Les sources d'énergie renouvelables sont une possibilité concrète presque partout dans le monde, chaque région ayant un potentiel plus ou moins grand de production d’énergie solaire, éolienne, hydroélectrique ou d’énergie de la biomasse. Nous avons pour mission, au 21ème siècle, de trouver les technologies nécessaires pour exploiter ces sources d’énergie de manière efficace et rentable. 

L’Union européenne a été le premier acteur mondial à adopter des objectifs juridiquement contraignants en matière d’énergies renouvelables, d’économies d’énergie et de réductions d’émissions. Ces efforts n’auront toutefois une incidence significative que si des efforts semblables sont entrepris ailleurs. Et force est de constater que nos propres objectifs ne seront peut-être réalisables que si un marché international des énergies renouvelables est mis en place.
 
C’est la raison pour laquelle la Commission européenne s’est efforcée, ces dernières années, d’établir des partenariats sur l’énergie avec ses voisins de la Méditerranée et du Golfe.  Un grand nombre d’entre eux disposent d'abondantes ressources en hydrocarbures et ont donc négligé les sources d'énergie alternatives qu'ils pourraient exploiter, en particulier l'énergie solaire.
 
C’est dans cet esprit que j’accueille, le 9 octobre  à Bruxelles, une conférence sur l’énergie renouvelable associant nos partenaires de la Méditerranée et du Golfe, afin de poursuivre les travaux déjà entamés dans le cadre, par exemple, du Plan solaire méditerranéen et de notre partenariat avec le Conseil de coopération du Golfe.
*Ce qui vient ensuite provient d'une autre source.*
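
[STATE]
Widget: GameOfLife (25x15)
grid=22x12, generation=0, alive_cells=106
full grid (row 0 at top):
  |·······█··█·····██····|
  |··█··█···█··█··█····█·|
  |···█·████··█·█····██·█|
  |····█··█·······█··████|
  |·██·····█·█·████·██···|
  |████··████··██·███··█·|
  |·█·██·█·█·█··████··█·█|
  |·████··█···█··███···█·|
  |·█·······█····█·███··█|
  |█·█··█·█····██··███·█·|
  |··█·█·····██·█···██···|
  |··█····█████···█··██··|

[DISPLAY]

Gen: 0                   
·······█··█·····██····   
··█··█···█··█··█····█·   
···█·████··█·█····██·█   
····█··█·······█··████   
·██·····█·█·████·██···   
████··████··██·███··█·   
·█·██·█·█·█··████··█·█   
·████··█···█··███···█·   
·█·······█····█·███··█   
█·█··█·█····██··███·█·   
··█·█·····██·█···██···   
··█····█████···█··██··   
                         
                         


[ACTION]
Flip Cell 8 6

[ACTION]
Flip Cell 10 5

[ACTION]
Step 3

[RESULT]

Gen: 3                   
·····█·········██·█·█·   
·····█·██····████···█·   
··█············████··█   
·███··█████··██·····██   
··█··█··██···█·······█   
██···███··█·█········█   
██···█·█·███········█·   
··██·······█··········   
█·██·······█··██······   
··██···███·····██·····   
·██·██··██··█·█·······   
···███·███············   
                         
                         


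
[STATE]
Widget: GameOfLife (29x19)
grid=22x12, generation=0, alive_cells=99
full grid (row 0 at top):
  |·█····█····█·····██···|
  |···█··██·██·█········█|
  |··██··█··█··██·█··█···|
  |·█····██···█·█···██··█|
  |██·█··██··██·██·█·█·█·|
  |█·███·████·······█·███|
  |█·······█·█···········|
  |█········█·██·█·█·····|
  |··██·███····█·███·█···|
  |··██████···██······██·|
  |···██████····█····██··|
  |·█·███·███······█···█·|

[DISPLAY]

Gen: 0                       
·█····█····█·····██···       
···█··██·██·█········█       
··██··█··█··██·█··█···       
·█····██···█·█···██··█       
██·█··██··██·██·█·█·█·       
█·███·████·······█·███       
█·······█·█···········       
█········█·██·█·█·····       
··██·███····█·███·█···       
··██████···██······██·       
···██████····█····██··       
·█·███·███······█···█·       
                             
                             
                             
                             
                             
                             


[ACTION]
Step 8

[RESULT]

Gen: 8                       
·········███··········       
··█····███··██··██····       
···█··██···█···█······       
··█···██··············       
█·██········██······██       
█·█······█····█·····██       
█·········█··██·······       
██··········█·█·······       
···········███········       
██········█···········       
···········█·█········       
············█·········       
                             
                             
                             
                             
                             
                             


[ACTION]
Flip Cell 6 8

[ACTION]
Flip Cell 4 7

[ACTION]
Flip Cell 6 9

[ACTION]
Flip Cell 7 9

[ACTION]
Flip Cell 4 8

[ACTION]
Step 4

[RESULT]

Gen: 12                      
·········█·██·········       
·██····██·█··█········       
·██·····██············       
·█····█·██············       
···█·██·██··········██       
······█·····█·······██       
█··█··█···██··········       
███····█··············       
········███···········       
··········██··········       
··········███·········       
············█·········       
                             
                             
                             
                             
                             
                             


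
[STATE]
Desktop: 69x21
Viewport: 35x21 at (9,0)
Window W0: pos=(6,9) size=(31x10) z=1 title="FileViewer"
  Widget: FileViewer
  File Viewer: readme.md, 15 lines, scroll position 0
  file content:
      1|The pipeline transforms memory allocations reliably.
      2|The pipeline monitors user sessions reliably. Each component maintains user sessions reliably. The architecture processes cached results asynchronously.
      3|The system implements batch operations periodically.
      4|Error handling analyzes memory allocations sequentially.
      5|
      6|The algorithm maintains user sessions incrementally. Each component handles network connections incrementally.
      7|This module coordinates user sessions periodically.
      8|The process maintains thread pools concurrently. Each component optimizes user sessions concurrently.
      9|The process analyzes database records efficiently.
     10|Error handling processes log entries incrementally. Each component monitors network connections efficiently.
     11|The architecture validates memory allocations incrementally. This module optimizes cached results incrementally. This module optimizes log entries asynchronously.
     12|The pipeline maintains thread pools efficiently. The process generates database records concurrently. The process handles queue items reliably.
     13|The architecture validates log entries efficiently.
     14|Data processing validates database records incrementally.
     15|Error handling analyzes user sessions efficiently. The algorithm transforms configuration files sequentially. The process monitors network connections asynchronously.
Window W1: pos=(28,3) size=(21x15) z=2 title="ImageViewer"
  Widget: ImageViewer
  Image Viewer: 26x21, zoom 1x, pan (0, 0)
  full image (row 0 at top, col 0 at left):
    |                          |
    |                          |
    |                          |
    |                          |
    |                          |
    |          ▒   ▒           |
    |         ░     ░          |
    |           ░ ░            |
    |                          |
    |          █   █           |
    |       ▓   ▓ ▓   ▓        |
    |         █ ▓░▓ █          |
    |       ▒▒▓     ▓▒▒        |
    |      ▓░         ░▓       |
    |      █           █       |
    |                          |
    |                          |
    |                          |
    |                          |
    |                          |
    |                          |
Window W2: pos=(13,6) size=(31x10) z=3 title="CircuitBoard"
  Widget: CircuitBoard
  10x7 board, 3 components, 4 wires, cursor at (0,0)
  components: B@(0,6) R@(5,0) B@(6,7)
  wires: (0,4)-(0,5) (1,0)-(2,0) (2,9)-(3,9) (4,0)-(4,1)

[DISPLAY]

                                   
                                   
                                   
                   ┏━━━━━━━━━━━━━━━
                   ┃ ImageViewer   
                   ┠───────────────
    ┏━━━━━━━━━━━━━━━━━━━━━━━━━━━━━┓
    ┃ CircuitBoard                ┃
    ┠─────────────────────────────┨
━━━━┃   0 1 2 3 4 5 6 7 8 9       ┃
ileV┃0  [.]              · ─ ·   B┃
────┃                             ┃
e pi┃1   ·                        ┃
e pi┃    │                        ┃
e sy┃2   ·                        ┃
ror ┗━━━━━━━━━━━━━━━━━━━━━━━━━━━━━┛
                   ┃       ▓   ▓ ▓ 
e algorithm maintai┗━━━━━━━━━━━━━━━
━━━━━━━━━━━━━━━━━━━━━━━━━━━┛       
                                   
                                   


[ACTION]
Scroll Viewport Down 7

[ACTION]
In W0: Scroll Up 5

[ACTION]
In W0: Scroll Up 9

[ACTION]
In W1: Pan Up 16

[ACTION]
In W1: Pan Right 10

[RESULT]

                                   
                                   
                                   
                   ┏━━━━━━━━━━━━━━━
                   ┃ ImageViewer   
                   ┠───────────────
    ┏━━━━━━━━━━━━━━━━━━━━━━━━━━━━━┓
    ┃ CircuitBoard                ┃
    ┠─────────────────────────────┨
━━━━┃   0 1 2 3 4 5 6 7 8 9       ┃
ileV┃0  [.]              · ─ ·   B┃
────┃                             ┃
e pi┃1   ·                        ┃
e pi┃    │                        ┃
e sy┃2   ·                        ┃
ror ┗━━━━━━━━━━━━━━━━━━━━━━━━━━━━━┛
                   ┃ ▓ ▓   ▓       
e algorithm maintai┗━━━━━━━━━━━━━━━
━━━━━━━━━━━━━━━━━━━━━━━━━━━┛       
                                   
                                   


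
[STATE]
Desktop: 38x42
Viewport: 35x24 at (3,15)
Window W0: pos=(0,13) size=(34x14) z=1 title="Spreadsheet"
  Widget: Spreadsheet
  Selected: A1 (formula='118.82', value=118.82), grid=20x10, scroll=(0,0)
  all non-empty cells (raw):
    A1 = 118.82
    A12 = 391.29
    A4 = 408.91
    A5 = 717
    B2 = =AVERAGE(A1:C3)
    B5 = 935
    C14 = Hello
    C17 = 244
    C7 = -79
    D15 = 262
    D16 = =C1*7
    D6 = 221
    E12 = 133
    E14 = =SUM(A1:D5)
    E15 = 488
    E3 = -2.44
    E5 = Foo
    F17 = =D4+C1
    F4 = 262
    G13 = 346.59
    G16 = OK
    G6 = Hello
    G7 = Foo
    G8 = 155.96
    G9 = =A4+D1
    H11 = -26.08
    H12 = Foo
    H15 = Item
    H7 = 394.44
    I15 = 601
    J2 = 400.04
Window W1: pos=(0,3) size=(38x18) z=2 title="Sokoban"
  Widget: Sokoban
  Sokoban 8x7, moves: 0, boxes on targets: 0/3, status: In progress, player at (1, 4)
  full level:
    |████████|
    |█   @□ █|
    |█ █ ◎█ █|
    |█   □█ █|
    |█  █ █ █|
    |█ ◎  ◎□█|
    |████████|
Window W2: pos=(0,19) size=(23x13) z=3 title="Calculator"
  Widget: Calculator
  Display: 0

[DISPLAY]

                                  ┃
                                  ┃
                                  ┃
                                  ┃
━━━━━━━━━━━━━━━━━━━┓              ┃
alculator          ┃━━━━━━━━━━━━━━┛
───────────────────┨     0    ┃    
                  0┃     0    ┃    
──┬───┬───┬───┐    ┃     0    ┃    
7 │ 8 │ 9 │ ÷ │    ┃     0    ┃    
──┼───┼───┼───┤    ┃   -79    ┃    
4 │ 5 │ 6 │ × │    ┃━━━━━━━━━━┛    
──┼───┼───┼───┤    ┃               
1 │ 2 │ 3 │ - │    ┃               
──┼───┼───┼───┤    ┃               
0 │ . │ = │ + │    ┃               
━━━━━━━━━━━━━━━━━━━┛               
                                   
                                   
                                   
                                   
                                   
                                   
                                   


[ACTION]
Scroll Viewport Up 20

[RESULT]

                                   
                                   
                                   
━━━━━━━━━━━━━━━━━━━━━━━━━━━━━━━━━━┓
okoban                            ┃
──────────────────────────────────┨
██████                            ┃
  @□ █                            ┃
█ ◎█ █                            ┃
  □█ █                            ┃
 █ █ █                            ┃
◎  ◎□█                            ┃
██████                            ┃
ves: 0  0/3                       ┃
                                  ┃
                                  ┃
                                  ┃
                                  ┃
                                  ┃
━━━━━━━━━━━━━━━━━━━┓              ┃
alculator          ┃━━━━━━━━━━━━━━┛
───────────────────┨     0    ┃    
                  0┃     0    ┃    
──┬───┬───┬───┐    ┃     0    ┃    


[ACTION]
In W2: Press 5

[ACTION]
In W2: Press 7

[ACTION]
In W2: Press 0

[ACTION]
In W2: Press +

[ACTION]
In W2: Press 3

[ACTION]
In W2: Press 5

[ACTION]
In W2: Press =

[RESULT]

                                   
                                   
                                   
━━━━━━━━━━━━━━━━━━━━━━━━━━━━━━━━━━┓
okoban                            ┃
──────────────────────────────────┨
██████                            ┃
  @□ █                            ┃
█ ◎█ █                            ┃
  □█ █                            ┃
 █ █ █                            ┃
◎  ◎□█                            ┃
██████                            ┃
ves: 0  0/3                       ┃
                                  ┃
                                  ┃
                                  ┃
                                  ┃
                                  ┃
━━━━━━━━━━━━━━━━━━━┓              ┃
alculator          ┃━━━━━━━━━━━━━━┛
───────────────────┨     0    ┃    
                605┃     0    ┃    
──┬───┬───┬───┐    ┃     0    ┃    


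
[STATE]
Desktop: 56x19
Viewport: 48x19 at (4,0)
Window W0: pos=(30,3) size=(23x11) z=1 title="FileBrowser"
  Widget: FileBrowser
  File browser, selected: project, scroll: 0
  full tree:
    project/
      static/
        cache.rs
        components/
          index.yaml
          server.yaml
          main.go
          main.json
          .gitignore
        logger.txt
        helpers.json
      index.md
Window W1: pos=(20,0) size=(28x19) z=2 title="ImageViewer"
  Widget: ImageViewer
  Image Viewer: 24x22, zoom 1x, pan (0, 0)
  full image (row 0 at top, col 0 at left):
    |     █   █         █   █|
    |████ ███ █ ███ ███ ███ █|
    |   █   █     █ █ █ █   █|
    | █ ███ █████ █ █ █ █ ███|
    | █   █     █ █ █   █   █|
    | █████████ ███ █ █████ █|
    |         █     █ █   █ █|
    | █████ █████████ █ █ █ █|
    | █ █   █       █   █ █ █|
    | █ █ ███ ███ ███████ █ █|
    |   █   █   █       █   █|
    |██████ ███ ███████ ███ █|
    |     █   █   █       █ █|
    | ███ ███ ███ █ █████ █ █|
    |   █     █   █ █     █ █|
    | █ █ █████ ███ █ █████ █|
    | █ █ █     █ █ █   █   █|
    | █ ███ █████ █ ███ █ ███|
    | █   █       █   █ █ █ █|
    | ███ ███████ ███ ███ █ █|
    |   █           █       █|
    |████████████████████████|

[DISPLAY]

                ┏━━━━━━━━━━━━━━━━━━━━━━━━━━┓    
                ┃ ImageViewer              ┃    
                ┠──────────────────────────┨    
                ┃     █   █         █   █  ┃━━━━
                ┃████ ███ █ ███ ███ ███ █  ┃    
                ┃   █   █     █ █ █ █   █  ┃────
                ┃ █ ███ █████ █ █ █ █ ███  ┃    
                ┃ █   █     █ █ █   █   █  ┃    
                ┃ █████████ ███ █ █████ █  ┃    
                ┃         █     █ █   █ █  ┃    
                ┃ █████ █████████ █ █ █ █  ┃    
                ┃ █ █   █       █   █ █ █  ┃    
                ┃ █ █ ███ ███ ███████ █ █  ┃    
                ┃   █   █   █       █   █  ┃━━━━
                ┃██████ ███ ███████ ███ █  ┃    
                ┃     █   █   █       █ █  ┃    
                ┃ ███ ███ ███ █ █████ █ █  ┃    
                ┃   █     █   █ █     █ █  ┃    
                ┗━━━━━━━━━━━━━━━━━━━━━━━━━━┛    


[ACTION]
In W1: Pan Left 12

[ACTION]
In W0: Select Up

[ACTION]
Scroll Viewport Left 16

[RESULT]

                    ┏━━━━━━━━━━━━━━━━━━━━━━━━━━┓
                    ┃ ImageViewer              ┃
                    ┠──────────────────────────┨
                    ┃     █   █         █   █  ┃
                    ┃████ ███ █ ███ ███ ███ █  ┃
                    ┃   █   █     █ █ █ █   █  ┃
                    ┃ █ ███ █████ █ █ █ █ ███  ┃
                    ┃ █   █     █ █ █   █   █  ┃
                    ┃ █████████ ███ █ █████ █  ┃
                    ┃         █     █ █   █ █  ┃
                    ┃ █████ █████████ █ █ █ █  ┃
                    ┃ █ █   █       █   █ █ █  ┃
                    ┃ █ █ ███ ███ ███████ █ █  ┃
                    ┃   █   █   █       █   █  ┃
                    ┃██████ ███ ███████ ███ █  ┃
                    ┃     █   █   █       █ █  ┃
                    ┃ ███ ███ ███ █ █████ █ █  ┃
                    ┃   █     █   █ █     █ █  ┃
                    ┗━━━━━━━━━━━━━━━━━━━━━━━━━━┛


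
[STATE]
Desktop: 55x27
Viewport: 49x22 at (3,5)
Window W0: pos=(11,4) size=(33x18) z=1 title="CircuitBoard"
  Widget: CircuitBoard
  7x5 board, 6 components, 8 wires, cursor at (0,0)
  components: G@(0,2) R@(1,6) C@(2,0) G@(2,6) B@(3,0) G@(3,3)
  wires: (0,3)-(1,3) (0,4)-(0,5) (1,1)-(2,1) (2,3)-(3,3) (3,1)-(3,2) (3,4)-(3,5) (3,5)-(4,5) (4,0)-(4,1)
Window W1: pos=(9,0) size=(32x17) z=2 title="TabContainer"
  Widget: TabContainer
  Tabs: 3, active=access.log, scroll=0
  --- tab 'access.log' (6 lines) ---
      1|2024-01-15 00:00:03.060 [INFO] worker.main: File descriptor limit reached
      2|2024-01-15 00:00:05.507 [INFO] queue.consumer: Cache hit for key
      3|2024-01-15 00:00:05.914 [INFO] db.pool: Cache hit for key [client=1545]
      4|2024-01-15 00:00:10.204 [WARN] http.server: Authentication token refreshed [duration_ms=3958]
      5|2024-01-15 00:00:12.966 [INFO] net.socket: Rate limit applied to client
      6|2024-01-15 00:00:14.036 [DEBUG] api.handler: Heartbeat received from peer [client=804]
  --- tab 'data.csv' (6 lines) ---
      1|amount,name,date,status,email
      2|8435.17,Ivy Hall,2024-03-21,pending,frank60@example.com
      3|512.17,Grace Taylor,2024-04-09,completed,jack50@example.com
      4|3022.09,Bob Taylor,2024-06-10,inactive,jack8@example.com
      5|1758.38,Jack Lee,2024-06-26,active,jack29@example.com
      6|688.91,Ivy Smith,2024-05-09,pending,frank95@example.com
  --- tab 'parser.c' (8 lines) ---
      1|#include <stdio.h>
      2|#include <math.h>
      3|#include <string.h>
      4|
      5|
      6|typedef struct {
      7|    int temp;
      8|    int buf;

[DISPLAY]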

Nous devons proposer des solutions pour relever quatre défis fondamentaux:
 
- intensifier la recherche et le développement en matière d’énergies renouvelables, notamment en ce qui concerne la production d’électricité verte et les technologies afférentes;
- développer l'infrastructure électrique nécessaire aux niveaux national, régional et interrégional;
- créer un cadre législatif et réglementaire pour l’énergie renouvelable, ainsi que des conditions équitables pour le commerce de l’électricité verte; et
- élaborer une politique régionale commune en Méditerranée et dans le Golfe, prévoyant des objectifs clairs en matière d'énergie renouvelable et des mécanismes de soutien financier, le cas échéant, fondés sur le marché intérieur européen.
 
L’UE offre concrètement son aide à ses partenaires pour la création d’un marché intégré, fondé sur un cadre politique, législatif et réglementaire commun. L’expertise et l’expérience de l’Union peuvent aider nos partenaires à exploiter pleinement leur énorme potentiel d’énergie solaire et éolienne.
 
Nous pouvons ainsi non seulement répondre à leur demande d'énergie et à la nôtre, qui augmentent rapidement, mais également apporter des revenus supplémentaires aux économies locales par la création d'emplois dans un secteur économique nouveau et par des exportations d'électricité verte à destination de l’UE. Enfin, et surtout, en partageant la technologie de l’énergie verte, nous pouvons œuvrer ensemble à donner aux générations futures le droit de jouir d’un approvisionnement énergétique stable et fiable, comme tel a toujours été le cas pour nous.